The script deduplicate_bismark is supposed to remove alignments to the same position in the genome from the Bismark mapping output (both single and paired-end SAM/BAM files), which can arise by e.g. excessive PCR amplification. Sequences which align to the same genomic position but on different strands are scored individually.

It is important to note that deduplication is not recommended for RRBS, amplicon or other target enrichment-type libraries!

In the default mode, the first alignment to a given position will be used irrespective of its methylation call. As the alignments are not ordered in any way this is near enough a random read for each position.

For single-end alignments, only the chromosome, start coordinate and strand of a read will be used for deduplication.

For paired-end alignments, the chromosome, the strand of a read pair, the start-coordinate of the first read as well as the start coordinate of the second read will be used for deduplication. This script expects the Bismark output to be in SAM/BAM format.

Please note that for paired-end BAM files the deduplication script expects Read 1 and Read 2 to follow each other in consecutive lines! If the file has been sorted by position for whatever reason, please make sure that you resort it by read name first (e.g. using samtools sort -n)

Deduplication using UMIs or barcodes

In addition to chromosome, start (and end position for paired-end libraries) position and strand orientation the option --barcode will also take a potential barcodes or UMIs (unique molecular identifiers) into consideration while deduplicating. The barcode needs to be the last element of the read ID and has to beseparated by a :, e.g.:

MISEQ:14:000000000-A55D0:1:1101:18024:2858_1:N:0:CTCCT

This option is equivalent to using UmiBam in the following mode: UmiBam --umi input.bam, however UmiBam has additional functionality such as a double UMI feature or the option to allow mismatches in the UMI(s).

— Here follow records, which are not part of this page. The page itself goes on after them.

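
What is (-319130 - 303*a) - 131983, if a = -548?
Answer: -285069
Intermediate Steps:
(-319130 - 303*a) - 131983 = (-319130 - 303*(-548)) - 131983 = (-319130 + 166044) - 131983 = -153086 - 131983 = -285069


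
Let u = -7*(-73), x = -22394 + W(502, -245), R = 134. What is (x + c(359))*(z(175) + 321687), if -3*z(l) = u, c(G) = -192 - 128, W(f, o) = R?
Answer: -21779539000/3 ≈ -7.2598e+9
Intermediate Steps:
W(f, o) = 134
c(G) = -320
x = -22260 (x = -22394 + 134 = -22260)
u = 511
z(l) = -511/3 (z(l) = -1/3*511 = -511/3)
(x + c(359))*(z(175) + 321687) = (-22260 - 320)*(-511/3 + 321687) = -22580*964550/3 = -21779539000/3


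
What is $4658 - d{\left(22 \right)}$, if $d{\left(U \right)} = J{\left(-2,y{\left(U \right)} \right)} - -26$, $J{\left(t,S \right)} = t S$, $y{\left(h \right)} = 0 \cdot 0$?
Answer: $4632$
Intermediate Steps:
$y{\left(h \right)} = 0$
$J{\left(t,S \right)} = S t$
$d{\left(U \right)} = 26$ ($d{\left(U \right)} = 0 \left(-2\right) - -26 = 0 + 26 = 26$)
$4658 - d{\left(22 \right)} = 4658 - 26 = 4632$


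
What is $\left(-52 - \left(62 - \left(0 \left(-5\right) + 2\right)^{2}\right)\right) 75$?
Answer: $-8250$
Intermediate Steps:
$\left(-52 - \left(62 - \left(0 \left(-5\right) + 2\right)^{2}\right)\right) 75 = \left(-52 - \left(62 - \left(0 + 2\right)^{2}\right)\right) 75 = \left(-52 - \left(62 - 2^{2}\right)\right) 75 = \left(-52 + \left(-62 + 4\right)\right) 75 = \left(-52 - 58\right) 75 = \left(-110\right) 75 = -8250$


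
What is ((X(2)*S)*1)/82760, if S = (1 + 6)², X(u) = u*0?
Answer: 0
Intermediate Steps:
X(u) = 0
S = 49 (S = 7² = 49)
((X(2)*S)*1)/82760 = ((0*49)*1)/82760 = (0*1)*(1/82760) = 0*(1/82760) = 0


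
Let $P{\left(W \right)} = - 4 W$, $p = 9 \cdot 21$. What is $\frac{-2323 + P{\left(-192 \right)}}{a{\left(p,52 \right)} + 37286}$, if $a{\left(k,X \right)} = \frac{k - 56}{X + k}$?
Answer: $- \frac{374755}{8986059} \approx -0.041704$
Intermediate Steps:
$p = 189$
$a{\left(k,X \right)} = \frac{-56 + k}{X + k}$
$\frac{-2323 + P{\left(-192 \right)}}{a{\left(p,52 \right)} + 37286} = \frac{-2323 - -768}{\frac{-56 + 189}{52 + 189} + 37286} = \frac{-2323 + 768}{\frac{1}{241} \cdot 133 + 37286} = - \frac{1555}{\frac{1}{241} \cdot 133 + 37286} = - \frac{1555}{\frac{133}{241} + 37286} = - \frac{1555}{\frac{8986059}{241}} = \left(-1555\right) \frac{241}{8986059} = - \frac{374755}{8986059}$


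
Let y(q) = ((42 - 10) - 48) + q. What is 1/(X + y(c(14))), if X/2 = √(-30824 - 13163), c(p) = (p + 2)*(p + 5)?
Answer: 72/64723 - I*√43987/129446 ≈ 0.0011124 - 0.0016202*I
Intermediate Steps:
c(p) = (2 + p)*(5 + p)
y(q) = -16 + q (y(q) = (32 - 48) + q = -16 + q)
X = 2*I*√43987 (X = 2*√(-30824 - 13163) = 2*√(-43987) = 2*(I*√43987) = 2*I*√43987 ≈ 419.46*I)
1/(X + y(c(14))) = 1/(2*I*√43987 + (-16 + (10 + 14² + 7*14))) = 1/(2*I*√43987 + (-16 + (10 + 196 + 98))) = 1/(2*I*√43987 + (-16 + 304)) = 1/(2*I*√43987 + 288) = 1/(288 + 2*I*√43987)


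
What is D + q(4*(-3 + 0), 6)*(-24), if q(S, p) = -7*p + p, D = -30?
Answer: 834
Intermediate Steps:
q(S, p) = -6*p
D + q(4*(-3 + 0), 6)*(-24) = -30 - 6*6*(-24) = -30 - 36*(-24) = -30 + 864 = 834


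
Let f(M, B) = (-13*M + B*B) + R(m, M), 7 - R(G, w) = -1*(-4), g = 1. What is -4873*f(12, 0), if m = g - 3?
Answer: 745569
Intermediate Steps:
m = -2 (m = 1 - 3 = -2)
R(G, w) = 3 (R(G, w) = 7 - (-1)*(-4) = 7 - 1*4 = 7 - 4 = 3)
f(M, B) = 3 + B² - 13*M (f(M, B) = (-13*M + B*B) + 3 = (-13*M + B²) + 3 = (B² - 13*M) + 3 = 3 + B² - 13*M)
-4873*f(12, 0) = -4873*(3 + 0² - 13*12) = -4873*(3 + 0 - 156) = -4873*(-153) = 745569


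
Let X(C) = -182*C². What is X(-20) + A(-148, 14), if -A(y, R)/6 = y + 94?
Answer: -72476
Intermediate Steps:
A(y, R) = -564 - 6*y (A(y, R) = -6*(y + 94) = -6*(94 + y) = -564 - 6*y)
X(-20) + A(-148, 14) = -182*(-20)² + (-564 - 6*(-148)) = -182*400 + (-564 + 888) = -72800 + 324 = -72476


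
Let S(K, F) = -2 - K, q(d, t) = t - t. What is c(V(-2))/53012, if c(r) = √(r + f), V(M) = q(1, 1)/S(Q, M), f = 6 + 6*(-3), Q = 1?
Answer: I*√3/26506 ≈ 6.5346e-5*I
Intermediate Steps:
q(d, t) = 0
f = -12 (f = 6 - 18 = -12)
V(M) = 0 (V(M) = 0/(-2 - 1*1) = 0/(-2 - 1) = 0/(-3) = 0*(-⅓) = 0)
c(r) = √(-12 + r) (c(r) = √(r - 12) = √(-12 + r))
c(V(-2))/53012 = √(-12 + 0)/53012 = √(-12)*(1/53012) = (2*I*√3)*(1/53012) = I*√3/26506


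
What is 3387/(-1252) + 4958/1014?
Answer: 1386499/634764 ≈ 2.1843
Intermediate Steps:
3387/(-1252) + 4958/1014 = 3387*(-1/1252) + 4958*(1/1014) = -3387/1252 + 2479/507 = 1386499/634764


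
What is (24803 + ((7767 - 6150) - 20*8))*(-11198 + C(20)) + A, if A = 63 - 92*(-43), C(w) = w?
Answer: -293530261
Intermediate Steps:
A = 4019 (A = 63 + 3956 = 4019)
(24803 + ((7767 - 6150) - 20*8))*(-11198 + C(20)) + A = (24803 + ((7767 - 6150) - 20*8))*(-11198 + 20) + 4019 = (24803 + (1617 - 160))*(-11178) + 4019 = (24803 + 1457)*(-11178) + 4019 = 26260*(-11178) + 4019 = -293534280 + 4019 = -293530261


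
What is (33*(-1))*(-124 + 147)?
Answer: -759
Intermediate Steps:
(33*(-1))*(-124 + 147) = -33*23 = -759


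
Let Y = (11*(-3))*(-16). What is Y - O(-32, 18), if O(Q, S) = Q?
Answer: 560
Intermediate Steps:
Y = 528 (Y = -33*(-16) = 528)
Y - O(-32, 18) = 528 - 1*(-32) = 528 + 32 = 560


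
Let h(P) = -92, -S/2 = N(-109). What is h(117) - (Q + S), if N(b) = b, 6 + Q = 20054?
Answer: -20358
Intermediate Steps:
Q = 20048 (Q = -6 + 20054 = 20048)
S = 218 (S = -2*(-109) = 218)
h(117) - (Q + S) = -92 - (20048 + 218) = -92 - 1*20266 = -92 - 20266 = -20358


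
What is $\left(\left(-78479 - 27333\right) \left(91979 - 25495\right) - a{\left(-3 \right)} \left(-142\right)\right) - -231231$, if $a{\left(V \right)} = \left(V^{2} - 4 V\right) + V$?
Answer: $-7034571221$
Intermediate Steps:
$a{\left(V \right)} = V^{2} - 3 V$
$\left(\left(-78479 - 27333\right) \left(91979 - 25495\right) - a{\left(-3 \right)} \left(-142\right)\right) - -231231 = \left(\left(-78479 - 27333\right) \left(91979 - 25495\right) - - 3 \left(-3 - 3\right) \left(-142\right)\right) - -231231 = \left(\left(-105812\right) 66484 - \left(-3\right) \left(-6\right) \left(-142\right)\right) + 231231 = \left(-7034805008 - 18 \left(-142\right)\right) + 231231 = \left(-7034805008 - -2556\right) + 231231 = \left(-7034805008 + 2556\right) + 231231 = -7034802452 + 231231 = -7034571221$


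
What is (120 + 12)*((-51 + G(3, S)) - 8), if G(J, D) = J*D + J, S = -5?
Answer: -9372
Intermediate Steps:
G(J, D) = J + D*J (G(J, D) = D*J + J = J + D*J)
(120 + 12)*((-51 + G(3, S)) - 8) = (120 + 12)*((-51 + 3*(1 - 5)) - 8) = 132*((-51 + 3*(-4)) - 8) = 132*((-51 - 12) - 8) = 132*(-63 - 8) = 132*(-71) = -9372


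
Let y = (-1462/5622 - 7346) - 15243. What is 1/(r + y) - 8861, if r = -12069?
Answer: -863277336520/97424369 ≈ -8861.0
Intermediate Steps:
y = -63498410/2811 (y = (-1462*1/5622 - 7346) - 15243 = (-731/2811 - 7346) - 15243 = -20650337/2811 - 15243 = -63498410/2811 ≈ -22589.)
1/(r + y) - 8861 = 1/(-12069 - 63498410/2811) - 8861 = 1/(-97424369/2811) - 8861 = -2811/97424369 - 8861 = -863277336520/97424369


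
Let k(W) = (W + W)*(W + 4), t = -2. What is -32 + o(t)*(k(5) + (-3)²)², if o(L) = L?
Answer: -19634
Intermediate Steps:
k(W) = 2*W*(4 + W) (k(W) = (2*W)*(4 + W) = 2*W*(4 + W))
-32 + o(t)*(k(5) + (-3)²)² = -32 - 2*(2*5*(4 + 5) + (-3)²)² = -32 - 2*(2*5*9 + 9)² = -32 - 2*(90 + 9)² = -32 - 2*99² = -32 - 2*9801 = -32 - 19602 = -19634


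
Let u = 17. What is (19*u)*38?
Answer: 12274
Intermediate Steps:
(19*u)*38 = (19*17)*38 = 323*38 = 12274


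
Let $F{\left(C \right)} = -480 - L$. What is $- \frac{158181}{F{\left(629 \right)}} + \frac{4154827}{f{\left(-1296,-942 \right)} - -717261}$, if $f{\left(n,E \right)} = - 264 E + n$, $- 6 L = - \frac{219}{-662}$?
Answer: $\frac{204669036032201}{612985854891} \approx 333.89$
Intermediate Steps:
$L = - \frac{73}{1324}$ ($L = - \frac{\left(-219\right) \frac{1}{-662}}{6} = - \frac{\left(-219\right) \left(- \frac{1}{662}\right)}{6} = \left(- \frac{1}{6}\right) \frac{219}{662} = - \frac{73}{1324} \approx -0.055136$)
$f{\left(n,E \right)} = n - 264 E$
$F{\left(C \right)} = - \frac{635447}{1324}$ ($F{\left(C \right)} = -480 - - \frac{73}{1324} = -480 + \frac{73}{1324} = - \frac{635447}{1324}$)
$- \frac{158181}{F{\left(629 \right)}} + \frac{4154827}{f{\left(-1296,-942 \right)} - -717261} = - \frac{158181}{- \frac{635447}{1324}} + \frac{4154827}{\left(-1296 - -248688\right) - -717261} = \left(-158181\right) \left(- \frac{1324}{635447}\right) + \frac{4154827}{\left(-1296 + 248688\right) + 717261} = \frac{209431644}{635447} + \frac{4154827}{247392 + 717261} = \frac{209431644}{635447} + \frac{4154827}{964653} = \frac{204669036032201}{612985854891}$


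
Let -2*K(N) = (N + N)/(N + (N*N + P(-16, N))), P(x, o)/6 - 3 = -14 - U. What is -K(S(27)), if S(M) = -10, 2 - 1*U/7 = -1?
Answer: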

Deduplication of multiple files of the same library

When using the option --multiple, all specified input files are treated as a single sample and concatenated together for deduplication. This uses Unix cat for SAM files and samtools cat for BAM files.

Additional notes for BAM files: Although this works on either BAM or CRAM, all input files must be the same format as each other. The sequence dictionary of each input file must be identical, although this command does not check this. By default the header is taken from the first file to be concatenated.